Controlling shitbag lol. Thing is we are both quite dominant, I thought it may have been an occasional clash in personality. It's not necessarily the disagreeing with me that is actually the problem I think, it's more the way he makes me feel. what is gaslighting? I am a pretty independent person and he has expressed that I should let him help but when we argue he throws what he has done for me back in my face. His ex says he has changed alot and is easier to deal with since we've been together so I was kind of hoping it was just a strong character. The thing is I have considered ending it as the only viable option recently and have made noise about this recently, problem is we live together now, why I agreed to it I don't know, he gave me pleanty of chances to change my mind but I just let it happen, stupid I know, I was hoping once we lived together things (time constraints, slight Jealousy issues) may get better. I do love him (not that that will make me stay, I have no fear of being single) but as I've said when it's good it's good.

OP posts:
Joysmum · 07/12/2016 22:12

I'm dominant too but my DH doesn't have to agree with me to keep the peace or because he's walking on eggshells.

It's perfectly feasible he totally understands my point but just doesn't agree with me. He's not because he's tired, hormonal, drunk, moody, unreasonable or doesn't like himself, he just thinks differently.

I'd never ridicule him for not agreeing and you don't treat your BF despite your dominance either.
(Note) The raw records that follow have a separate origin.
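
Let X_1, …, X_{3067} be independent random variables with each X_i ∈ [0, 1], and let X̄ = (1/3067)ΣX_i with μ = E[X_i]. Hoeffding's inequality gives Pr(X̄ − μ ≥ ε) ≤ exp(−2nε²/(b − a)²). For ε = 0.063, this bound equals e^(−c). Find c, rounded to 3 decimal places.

24.346

c = 2nε²/(b − a)² = 2·3067·0.063² / 1² = 24.3458.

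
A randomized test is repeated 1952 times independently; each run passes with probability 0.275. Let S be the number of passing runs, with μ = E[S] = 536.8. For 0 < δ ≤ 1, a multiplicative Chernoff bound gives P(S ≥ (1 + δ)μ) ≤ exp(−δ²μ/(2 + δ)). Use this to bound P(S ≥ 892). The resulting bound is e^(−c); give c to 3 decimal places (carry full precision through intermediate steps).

88.303

Write 892 = (1 + δ)μ, so δ = 892/536.8 − 1 = 0.661699…
Then the exponent is δ²μ/(2 + δ) = (892 − μ)² / (μ·(2 + δ)) = 88.302800.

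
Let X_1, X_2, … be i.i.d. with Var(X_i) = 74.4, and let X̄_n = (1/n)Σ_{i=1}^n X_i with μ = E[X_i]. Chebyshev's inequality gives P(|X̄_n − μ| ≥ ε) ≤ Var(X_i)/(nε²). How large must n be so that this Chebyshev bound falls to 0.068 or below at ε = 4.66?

Require 74.4/(n·4.66²) ≤ 0.068, i.e. n ≥ 74.4/(0.068·4.66²) = 50.384.
The smallest integer n is 51.

51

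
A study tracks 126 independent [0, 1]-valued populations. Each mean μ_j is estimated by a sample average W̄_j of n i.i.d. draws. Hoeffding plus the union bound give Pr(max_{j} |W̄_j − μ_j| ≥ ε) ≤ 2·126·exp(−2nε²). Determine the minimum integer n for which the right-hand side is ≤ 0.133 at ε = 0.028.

4814

Need 2·126·exp(−2nε²) ≤ 0.133, i.e. exp(−2nε²) ≤ 0.133/252.
So 2nε² ≥ ln(252/0.133) = 7.546835.
Hence n ≥ 7.546835/(2·0.028²) = 4813.033.
The smallest integer n is 4814.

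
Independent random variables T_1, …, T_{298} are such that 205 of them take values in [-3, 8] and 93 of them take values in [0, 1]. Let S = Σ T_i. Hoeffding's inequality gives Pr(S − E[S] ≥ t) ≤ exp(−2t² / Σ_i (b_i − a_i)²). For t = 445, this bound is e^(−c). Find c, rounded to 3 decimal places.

Σ(b_i − a_i)² = 205·11² + 93·1² = 24898.
c = 2t² / 24898 = 2·445² / 24898 = 15.9069.

15.907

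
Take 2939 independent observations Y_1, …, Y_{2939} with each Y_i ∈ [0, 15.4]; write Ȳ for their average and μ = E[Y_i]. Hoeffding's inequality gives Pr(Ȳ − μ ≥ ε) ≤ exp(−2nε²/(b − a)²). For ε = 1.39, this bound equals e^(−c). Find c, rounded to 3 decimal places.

c = 2nε²/(b − a)² = 2·2939·1.39² / 15.4² = 47.8870.

47.887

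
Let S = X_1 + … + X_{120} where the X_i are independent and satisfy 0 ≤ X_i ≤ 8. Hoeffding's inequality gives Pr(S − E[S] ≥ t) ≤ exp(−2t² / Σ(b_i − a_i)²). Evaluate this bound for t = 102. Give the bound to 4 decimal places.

0.0666

Σ(b_i − a_i)² = 120·(8)² = 7680.
Exponent = 2·102²/7680 = 2.7094.
Bound = exp(−2.7094) = 0.06658.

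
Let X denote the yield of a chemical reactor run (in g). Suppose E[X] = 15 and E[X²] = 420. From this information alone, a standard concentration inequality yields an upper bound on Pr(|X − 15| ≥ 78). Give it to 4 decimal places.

0.0321

The first two moments determine the variance, so Chebyshev's inequality is the sharpest standard bound available.
Var(X) = E[X²] − (E[X])² = 420 − 225 = 195.
Chebyshev's inequality: Pr(|X − μ| ≥ t) ≤ Var(X)/t² = 195/6084 = 0.0321.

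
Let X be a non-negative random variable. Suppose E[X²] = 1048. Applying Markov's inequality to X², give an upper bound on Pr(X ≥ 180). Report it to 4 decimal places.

Since X ≥ 0, the event {X ≥ 180} is the same as {X² ≥ 32400}.
Markov's inequality applied to X² gives Pr(X² ≥ 32400) ≤ E[X²]/32400 = 1048/32400 = 0.0323.

0.0323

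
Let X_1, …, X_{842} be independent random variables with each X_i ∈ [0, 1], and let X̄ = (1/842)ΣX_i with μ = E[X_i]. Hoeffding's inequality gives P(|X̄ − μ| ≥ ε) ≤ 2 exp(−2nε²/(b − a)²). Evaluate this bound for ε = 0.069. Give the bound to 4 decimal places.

Exponent: 2nε²/(b − a)² = 2·842·0.069² / 1² = 8.01752.
Bound = 2·exp(−8.01752) = 0.00066.

0.0007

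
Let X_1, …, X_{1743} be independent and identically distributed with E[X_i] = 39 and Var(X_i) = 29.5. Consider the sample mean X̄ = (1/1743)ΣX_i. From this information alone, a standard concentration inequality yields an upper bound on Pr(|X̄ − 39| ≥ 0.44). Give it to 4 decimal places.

With mean and variance of each term known, Chebyshev's inequality bounds the deviation of the sum (or sample mean).
Var(X̄) = Var(X_i)/n = 29.5/1743 = 0.016925.
Chebyshev: Pr(|X̄ − 39| ≥ 0.44) ≤ Var(X̄)/(0.44)² = 29.5/(1743·0.44²) = 0.0874.

0.0874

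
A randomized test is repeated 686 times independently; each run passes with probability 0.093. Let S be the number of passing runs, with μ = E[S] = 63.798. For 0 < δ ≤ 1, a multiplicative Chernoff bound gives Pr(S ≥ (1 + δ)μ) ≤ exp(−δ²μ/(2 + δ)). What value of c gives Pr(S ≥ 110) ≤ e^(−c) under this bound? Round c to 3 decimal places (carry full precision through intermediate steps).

Write 110 = (1 + δ)μ, so δ = 110/63.798 − 1 = 0.724192…
Then the exponent is δ²μ/(2 + δ) = (110 − μ)² / (μ·(2 + δ)) = 12.282217.

12.282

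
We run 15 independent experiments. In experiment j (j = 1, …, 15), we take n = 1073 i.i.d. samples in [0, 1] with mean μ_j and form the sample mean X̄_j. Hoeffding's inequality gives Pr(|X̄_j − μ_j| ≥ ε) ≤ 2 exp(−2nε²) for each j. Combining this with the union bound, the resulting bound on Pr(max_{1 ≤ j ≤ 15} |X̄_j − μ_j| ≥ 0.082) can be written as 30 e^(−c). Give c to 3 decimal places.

14.430

Union bound over the 15 events: Pr(max_{1 ≤ j ≤ 15} |X̄_j − μ_j| ≥ 0.082) ≤ 15·2·exp(−2nε²) = 30 exp(−2·1073·0.082²).
So c = 2·1073·0.082² = 14.4297.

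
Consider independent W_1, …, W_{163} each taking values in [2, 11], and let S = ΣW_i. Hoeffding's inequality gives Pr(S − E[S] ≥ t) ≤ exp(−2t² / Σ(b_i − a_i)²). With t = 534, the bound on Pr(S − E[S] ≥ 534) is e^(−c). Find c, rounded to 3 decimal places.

43.196

Σ(b_i − a_i)² = 163·(9)² = 13203.
c = 2t²/13203 = 2·534²/13203 = 43.1956.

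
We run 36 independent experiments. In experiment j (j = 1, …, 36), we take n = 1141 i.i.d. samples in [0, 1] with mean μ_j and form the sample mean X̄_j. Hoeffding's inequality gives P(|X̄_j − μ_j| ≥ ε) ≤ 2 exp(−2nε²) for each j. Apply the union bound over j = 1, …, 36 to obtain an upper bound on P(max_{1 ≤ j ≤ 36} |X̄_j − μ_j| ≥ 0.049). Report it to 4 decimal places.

0.3005

Per-experiment Hoeffding bound: 2·exp(−2·1141·0.049²) = 2·exp(−5.47908) = 0.0083463.
Union bound over 36 events: 36·0.0083463 = 0.30047.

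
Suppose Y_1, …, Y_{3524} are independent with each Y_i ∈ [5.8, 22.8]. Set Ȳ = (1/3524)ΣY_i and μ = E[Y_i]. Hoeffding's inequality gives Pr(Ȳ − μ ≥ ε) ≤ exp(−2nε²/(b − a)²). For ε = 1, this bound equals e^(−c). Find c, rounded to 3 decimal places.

24.388

c = 2nε²/(b − a)² = 2·3524·1² / 17² = 24.3875.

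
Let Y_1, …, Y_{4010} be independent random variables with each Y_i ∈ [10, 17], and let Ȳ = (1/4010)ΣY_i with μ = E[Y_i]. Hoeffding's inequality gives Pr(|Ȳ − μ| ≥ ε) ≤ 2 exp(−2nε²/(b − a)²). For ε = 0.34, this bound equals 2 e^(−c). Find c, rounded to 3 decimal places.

18.921

c = 2nε²/(b − a)² = 2·4010·0.34² / 7² = 18.9207.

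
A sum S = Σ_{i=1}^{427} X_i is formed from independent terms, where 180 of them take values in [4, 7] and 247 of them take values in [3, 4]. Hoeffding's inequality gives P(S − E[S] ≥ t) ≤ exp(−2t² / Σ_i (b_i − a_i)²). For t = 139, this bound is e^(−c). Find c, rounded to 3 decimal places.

Σ(b_i − a_i)² = 180·3² + 247·1² = 1867.
c = 2t² / 1867 = 2·139² / 1867 = 20.6974.

20.697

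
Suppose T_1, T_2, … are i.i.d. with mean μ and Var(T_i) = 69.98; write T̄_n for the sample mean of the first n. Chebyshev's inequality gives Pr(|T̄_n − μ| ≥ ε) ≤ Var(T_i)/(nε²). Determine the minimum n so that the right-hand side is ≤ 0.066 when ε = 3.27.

100

Require 69.98/(n·3.27²) ≤ 0.066, i.e. n ≥ 69.98/(0.066·3.27²) = 99.160.
The smallest integer n is 100.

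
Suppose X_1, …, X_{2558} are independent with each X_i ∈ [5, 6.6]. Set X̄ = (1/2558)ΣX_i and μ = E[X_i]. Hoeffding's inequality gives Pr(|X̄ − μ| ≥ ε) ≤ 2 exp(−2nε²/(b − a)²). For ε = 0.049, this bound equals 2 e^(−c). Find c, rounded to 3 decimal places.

4.798

c = 2nε²/(b − a)² = 2·2558·0.049² / 1.6² = 4.7982.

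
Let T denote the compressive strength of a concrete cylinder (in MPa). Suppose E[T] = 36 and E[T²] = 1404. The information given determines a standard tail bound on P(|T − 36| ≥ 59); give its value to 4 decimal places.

The first two moments determine the variance, so Chebyshev's inequality is the sharpest standard bound available.
Var(T) = E[T²] − (E[T])² = 1404 − 1296 = 108.
Chebyshev's inequality: P(|T − μ| ≥ t) ≤ Var(T)/t² = 108/3481 = 0.0310.

0.0310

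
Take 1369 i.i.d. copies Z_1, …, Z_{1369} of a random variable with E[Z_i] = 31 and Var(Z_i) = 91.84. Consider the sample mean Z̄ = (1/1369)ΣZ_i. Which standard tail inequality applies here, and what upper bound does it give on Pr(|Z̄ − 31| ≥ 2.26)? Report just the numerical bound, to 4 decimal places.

With mean and variance of each term known, Chebyshev's inequality bounds the deviation of the sum (or sample mean).
Var(Z̄) = Var(Z_i)/n = 91.84/1369 = 0.067085.
Chebyshev: Pr(|Z̄ − 31| ≥ 2.26) ≤ Var(Z̄)/(2.26)² = 91.84/(1369·2.26²) = 0.0131.

0.0131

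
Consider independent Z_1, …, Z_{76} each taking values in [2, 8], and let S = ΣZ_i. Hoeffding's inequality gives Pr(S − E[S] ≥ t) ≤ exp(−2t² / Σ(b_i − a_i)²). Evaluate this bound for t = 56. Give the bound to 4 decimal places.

Σ(b_i − a_i)² = 76·(6)² = 2736.
Exponent = 2·56²/2736 = 2.2924.
Bound = exp(−2.2924) = 0.10102.

0.1010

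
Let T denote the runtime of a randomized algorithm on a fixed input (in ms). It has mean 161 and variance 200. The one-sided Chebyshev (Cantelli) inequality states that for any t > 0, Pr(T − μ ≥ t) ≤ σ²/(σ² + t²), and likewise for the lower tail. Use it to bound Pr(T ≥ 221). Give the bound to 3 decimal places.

0.053

Here σ² = 200 and t = 60, so σ² + t² = 3800.
Cantelli's bound: 200/3800 = 0.0526.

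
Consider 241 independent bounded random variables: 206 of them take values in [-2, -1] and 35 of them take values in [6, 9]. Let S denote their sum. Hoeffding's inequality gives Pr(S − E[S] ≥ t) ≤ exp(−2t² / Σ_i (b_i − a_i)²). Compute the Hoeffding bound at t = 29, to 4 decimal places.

0.0396

Σ(b_i − a_i)² = 206·1² + 35·3² = 521.
Exponent = 2·29² / 521 = 3.22841.
Bound = exp(−3.22841) = 0.03962.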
He's not bringing out the best in you is he? That's what a relationship should achieve.

mamakena · 07/12/2016 22:14

I just ended a relationship like this. It was always me being 'stressed, moody, difficult' etc. I became angry and stressed as time went on. After leaving, I'm totally myself and happy again.
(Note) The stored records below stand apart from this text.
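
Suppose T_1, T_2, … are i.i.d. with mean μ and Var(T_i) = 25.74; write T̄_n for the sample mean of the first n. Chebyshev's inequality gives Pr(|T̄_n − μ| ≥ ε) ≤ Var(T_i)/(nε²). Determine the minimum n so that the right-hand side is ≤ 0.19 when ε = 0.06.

Require 25.74/(n·0.06²) ≤ 0.19, i.e. n ≥ 25.74/(0.19·0.06²) = 37631.579.
The smallest integer n is 37632.

37632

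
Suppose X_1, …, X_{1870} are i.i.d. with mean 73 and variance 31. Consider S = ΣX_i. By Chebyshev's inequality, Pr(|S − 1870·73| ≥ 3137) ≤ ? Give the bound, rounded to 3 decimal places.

0.006

Var(S) = n·Var(X_i) = 1870·31 = 57970.
Chebyshev: Pr(|S − 1870·73| ≥ 3137) ≤ Var(S)/3137² = 57970/9840769 = 0.0059.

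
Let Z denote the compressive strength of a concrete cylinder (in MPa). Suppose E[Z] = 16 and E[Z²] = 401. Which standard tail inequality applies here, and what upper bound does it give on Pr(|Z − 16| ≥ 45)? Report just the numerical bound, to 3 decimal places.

The first two moments determine the variance, so Chebyshev's inequality is the sharpest standard bound available.
Var(Z) = E[Z²] − (E[Z])² = 401 − 256 = 145.
Chebyshev's inequality: Pr(|Z − μ| ≥ t) ≤ Var(Z)/t² = 145/2025 = 0.0716.

0.072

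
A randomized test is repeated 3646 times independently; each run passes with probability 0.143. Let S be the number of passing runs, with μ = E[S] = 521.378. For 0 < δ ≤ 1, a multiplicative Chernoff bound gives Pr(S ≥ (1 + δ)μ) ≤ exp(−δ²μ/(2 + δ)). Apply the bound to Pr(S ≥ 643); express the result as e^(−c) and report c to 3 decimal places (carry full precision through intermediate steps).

12.704

Write 643 = (1 + δ)μ, so δ = 643/521.378 − 1 = 0.2332703…
Then the exponent is δ²μ/(2 + δ) = (643 − μ)² / (μ·(2 + δ)) = 12.703702.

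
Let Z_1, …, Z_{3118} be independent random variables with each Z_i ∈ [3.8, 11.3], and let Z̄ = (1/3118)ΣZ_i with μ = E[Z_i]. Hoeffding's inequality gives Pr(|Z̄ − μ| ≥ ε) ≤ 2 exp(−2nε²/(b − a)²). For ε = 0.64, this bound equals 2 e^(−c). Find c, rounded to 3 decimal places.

45.409

c = 2nε²/(b − a)² = 2·3118·0.64² / 7.5² = 45.4092.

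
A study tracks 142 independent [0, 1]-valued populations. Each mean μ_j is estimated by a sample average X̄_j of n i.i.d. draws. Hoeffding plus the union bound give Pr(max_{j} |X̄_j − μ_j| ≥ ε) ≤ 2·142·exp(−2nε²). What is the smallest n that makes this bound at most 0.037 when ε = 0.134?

250

Need 2·142·exp(−2nε²) ≤ 0.037, i.e. exp(−2nε²) ≤ 0.037/284.
So 2nε² ≥ ln(284/0.037) = 8.945812.
Hence n ≥ 8.945812/(2·0.134²) = 249.104.
The smallest integer n is 250.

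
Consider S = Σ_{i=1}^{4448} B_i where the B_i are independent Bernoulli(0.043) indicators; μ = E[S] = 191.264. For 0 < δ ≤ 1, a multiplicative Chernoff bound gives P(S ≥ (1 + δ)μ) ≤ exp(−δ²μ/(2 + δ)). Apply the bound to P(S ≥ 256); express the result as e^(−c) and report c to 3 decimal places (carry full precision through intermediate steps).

9.370

Write 256 = (1 + δ)μ, so δ = 256/191.264 − 1 = 0.3384641…
Then the exponent is δ²μ/(2 + δ) = (256 − μ)² / (μ·(2 + δ)) = 9.369745.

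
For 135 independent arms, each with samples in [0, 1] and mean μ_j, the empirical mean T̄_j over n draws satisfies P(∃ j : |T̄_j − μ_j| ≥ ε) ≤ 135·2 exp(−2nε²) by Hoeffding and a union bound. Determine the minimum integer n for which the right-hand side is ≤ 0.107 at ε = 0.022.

Need 2·135·exp(−2nε²) ≤ 0.107, i.e. exp(−2nε²) ≤ 0.107/270.
So 2nε² ≥ ln(270/0.107) = 7.833348.
Hence n ≥ 7.833348/(2·0.022²) = 8092.302.
The smallest integer n is 8093.

8093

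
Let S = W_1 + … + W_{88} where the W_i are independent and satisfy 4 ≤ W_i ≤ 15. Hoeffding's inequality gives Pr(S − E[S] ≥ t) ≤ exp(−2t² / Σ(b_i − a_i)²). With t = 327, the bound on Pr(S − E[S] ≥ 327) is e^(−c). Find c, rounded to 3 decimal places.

Σ(b_i − a_i)² = 88·(11)² = 10648.
c = 2t²/10648 = 2·327²/10648 = 20.0843.

20.084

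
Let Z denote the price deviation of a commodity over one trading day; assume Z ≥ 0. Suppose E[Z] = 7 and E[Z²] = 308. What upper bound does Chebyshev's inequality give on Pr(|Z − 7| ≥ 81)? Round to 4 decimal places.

0.0395

Var(Z) = E[Z²] − (E[Z])² = 308 − 49 = 259.
Chebyshev's inequality: Pr(|Z − μ| ≥ t) ≤ Var(Z)/t² = 259/6561 = 0.0395.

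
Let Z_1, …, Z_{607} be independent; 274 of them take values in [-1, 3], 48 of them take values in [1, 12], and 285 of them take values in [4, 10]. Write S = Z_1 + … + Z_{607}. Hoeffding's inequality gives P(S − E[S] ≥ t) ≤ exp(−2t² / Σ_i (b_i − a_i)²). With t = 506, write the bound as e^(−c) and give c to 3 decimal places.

25.038

Σ(b_i − a_i)² = 274·4² + 48·11² + 285·6² = 20452.
c = 2t² / 20452 = 2·506² / 20452 = 25.0377.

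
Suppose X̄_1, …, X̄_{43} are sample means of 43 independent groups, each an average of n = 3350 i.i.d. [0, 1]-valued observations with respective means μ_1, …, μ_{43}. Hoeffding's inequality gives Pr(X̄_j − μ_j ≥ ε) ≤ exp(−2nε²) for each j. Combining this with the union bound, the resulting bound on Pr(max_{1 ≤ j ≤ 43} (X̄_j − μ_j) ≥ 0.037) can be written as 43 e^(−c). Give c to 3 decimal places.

Union bound over the 43 events: Pr(max_{1 ≤ j ≤ 43} (X̄_j − μ_j) ≥ 0.037) ≤ 43·exp(−2nε²) = 43 exp(−2·3350·0.037²).
So c = 2·3350·0.037² = 9.1723.

9.172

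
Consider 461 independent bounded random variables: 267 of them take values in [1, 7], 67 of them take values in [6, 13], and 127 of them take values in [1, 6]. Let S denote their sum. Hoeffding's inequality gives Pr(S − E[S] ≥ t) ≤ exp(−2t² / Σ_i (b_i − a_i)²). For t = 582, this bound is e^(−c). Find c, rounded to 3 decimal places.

42.156

Σ(b_i − a_i)² = 267·6² + 67·7² + 127·5² = 16070.
c = 2t² / 16070 = 2·582² / 16070 = 42.1561.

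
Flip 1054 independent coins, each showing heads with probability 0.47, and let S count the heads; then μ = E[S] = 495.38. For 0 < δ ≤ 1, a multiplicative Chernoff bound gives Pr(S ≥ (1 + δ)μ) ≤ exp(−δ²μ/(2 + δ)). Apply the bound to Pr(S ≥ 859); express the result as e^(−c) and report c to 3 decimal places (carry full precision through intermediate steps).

Write 859 = (1 + δ)μ, so δ = 859/495.38 − 1 = 0.7340224…
Then the exponent is δ²μ/(2 + δ) = (859 − μ)² / (μ·(2 + δ)) = 97.623639.

97.624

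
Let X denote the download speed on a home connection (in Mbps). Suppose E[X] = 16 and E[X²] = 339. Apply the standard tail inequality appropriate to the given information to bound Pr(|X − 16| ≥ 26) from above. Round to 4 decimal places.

The first two moments determine the variance, so Chebyshev's inequality is the sharpest standard bound available.
Var(X) = E[X²] − (E[X])² = 339 − 256 = 83.
Chebyshev's inequality: Pr(|X − μ| ≥ t) ≤ Var(X)/t² = 83/676 = 0.1228.

0.1228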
Leave please, for your own peace of mind. No relationship is worth that.

ReallyBloodyBoredNow · 07/12/2016 22:22

Mamakena thanks for the personal insight. I make my mind up to end it, leave and give him time to go (it's my house) I have it all planned but then he starts talking and it's as though I'm asking myself why I'm upset/stressed /not happy. On the surface he's the perfect boyfriend, he likes remaining me of this.....often. I wouldn't be able to do it until after Christmas anyway.

OP posts:
Joysmum · 07/12/2016 22:32

He keeps reminding you he's the perfect boyfriend? Clearly he's not or he would need to keep trying to persuade you he is.
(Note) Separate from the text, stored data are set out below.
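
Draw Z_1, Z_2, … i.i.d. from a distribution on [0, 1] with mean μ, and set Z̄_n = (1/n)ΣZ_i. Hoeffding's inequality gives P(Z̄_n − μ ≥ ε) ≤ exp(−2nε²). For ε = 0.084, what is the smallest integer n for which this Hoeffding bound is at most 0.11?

157

Require exp(−2nε²) ≤ 0.11, i.e. 2nε² ≥ ln(1/0.11) = 2.207275.
So n ≥ 2.207275 / (2·0.084²) = 156.411.
The smallest integer n is 157.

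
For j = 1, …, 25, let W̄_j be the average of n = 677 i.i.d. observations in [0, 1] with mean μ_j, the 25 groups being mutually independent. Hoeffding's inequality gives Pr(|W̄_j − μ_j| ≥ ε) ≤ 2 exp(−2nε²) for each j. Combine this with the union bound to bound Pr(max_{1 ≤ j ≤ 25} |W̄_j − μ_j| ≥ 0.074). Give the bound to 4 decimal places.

0.0301

Per-experiment Hoeffding bound: 2·exp(−2·677·0.074²) = 2·exp(−7.41450) = 0.0012049.
Union bound over 25 events: 25·0.0012049 = 0.03012.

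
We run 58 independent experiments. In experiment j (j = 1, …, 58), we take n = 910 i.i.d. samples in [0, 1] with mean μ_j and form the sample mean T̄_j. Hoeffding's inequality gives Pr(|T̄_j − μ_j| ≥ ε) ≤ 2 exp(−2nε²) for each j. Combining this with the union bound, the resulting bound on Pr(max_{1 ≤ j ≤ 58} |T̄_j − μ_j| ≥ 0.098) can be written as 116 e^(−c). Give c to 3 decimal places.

Union bound over the 58 events: Pr(max_{1 ≤ j ≤ 58} |T̄_j − μ_j| ≥ 0.098) ≤ 58·2·exp(−2nε²) = 116 exp(−2·910·0.098²).
So c = 2·910·0.098² = 17.4793.

17.479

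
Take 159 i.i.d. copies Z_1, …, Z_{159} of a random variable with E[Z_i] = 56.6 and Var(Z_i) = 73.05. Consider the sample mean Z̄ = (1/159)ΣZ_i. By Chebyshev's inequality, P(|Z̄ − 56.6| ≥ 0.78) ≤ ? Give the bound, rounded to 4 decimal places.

0.7552

Var(Z̄) = Var(Z_i)/n = 73.05/159 = 0.45943.
Chebyshev: P(|Z̄ − 56.6| ≥ 0.78) ≤ Var(Z̄)/(0.78)² = 73.05/(159·0.78²) = 0.7552.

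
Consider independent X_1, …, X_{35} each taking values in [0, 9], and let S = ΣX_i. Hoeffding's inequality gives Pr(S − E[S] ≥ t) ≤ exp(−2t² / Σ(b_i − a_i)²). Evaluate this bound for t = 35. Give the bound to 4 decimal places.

0.4214

Σ(b_i − a_i)² = 35·(9)² = 2835.
Exponent = 2·35²/2835 = 0.8642.
Bound = exp(−0.8642) = 0.42139.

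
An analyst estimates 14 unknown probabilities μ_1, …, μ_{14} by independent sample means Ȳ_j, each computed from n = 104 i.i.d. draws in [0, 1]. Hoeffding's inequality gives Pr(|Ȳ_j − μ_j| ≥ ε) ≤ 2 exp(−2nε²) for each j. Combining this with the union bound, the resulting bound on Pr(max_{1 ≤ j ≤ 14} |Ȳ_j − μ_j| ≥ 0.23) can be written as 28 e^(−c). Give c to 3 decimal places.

Union bound over the 14 events: Pr(max_{1 ≤ j ≤ 14} |Ȳ_j − μ_j| ≥ 0.23) ≤ 14·2·exp(−2nε²) = 28 exp(−2·104·0.23²).
So c = 2·104·0.23² = 11.0032.

11.003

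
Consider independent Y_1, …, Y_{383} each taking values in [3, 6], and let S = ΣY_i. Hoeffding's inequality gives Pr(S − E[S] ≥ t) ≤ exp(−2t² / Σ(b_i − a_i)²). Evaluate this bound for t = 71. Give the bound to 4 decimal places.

Σ(b_i − a_i)² = 383·(3)² = 3447.
Exponent = 2·71²/3447 = 2.9249.
Bound = exp(−2.9249) = 0.05367.

0.0537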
JennyHolzersGhost · 07/12/2016 22:38

Dump dump dump. Run a mile. He sounds awful. Trust your instinct.

mamakena · 07/12/2016 22:51

Oh my ... my ex was also always reminding me how loving and perfect a partner he was. It's in chapter 1 of the Narcissist Playbook. Yes, Leave and never look back.

Prawnofthepatriarchy · 07/12/2016 23:15

It doesn't sound healthy or comfortable. I wouldn't put up with it. I'm no expert but what he's doing sounds manipulative and abusive.

You're being told that you're wrong for demeaning reasons. Not just honest disagreement. No, it's because you're drunk or hormonal. That's total disrespect. On top of that, his emotional games are exhausting you. You're going to have to dump him.

MagicChanges · 07/12/2016 23:24

Google "gaslighting" - the word comes from a film where the husband would behave in a similar way to your description of your bloke. They do things to make their partner think they are going mad...............look it up and see if it fits. Sounds like it to me.

lookatyourwatchnow · 07/12/2016 23:27

No no no, OP. Get out. It will get worse until it's so bad you will wonder how you 'let' it happen, just like you are so bamboozled now about how he manipulates you.

53rdAndBird · 07/12/2016 23:36

He asks if I'm due on or tells me to go and calm down.

Shock That does not sound like a 'perfect boyfriend' to me.

Look, OP: not all controlling partners are the shouting-and-threats type. Some prefer to exert control by taking away your own power. Making you doubt yourself, making you constantly question your own judgement, making you walk on eggshells. Guilting you into doing things he wanted you to do (like cancelling having your sister round), but in such a way that he looks totally innocent. That's what he's doing.

tipsytrifle · 07/12/2016 23:45

He sounds like an abusive arse just starting to flex his muscles to me. 53rd nailed it in my opinion. Why can't you do anything til after Christmas?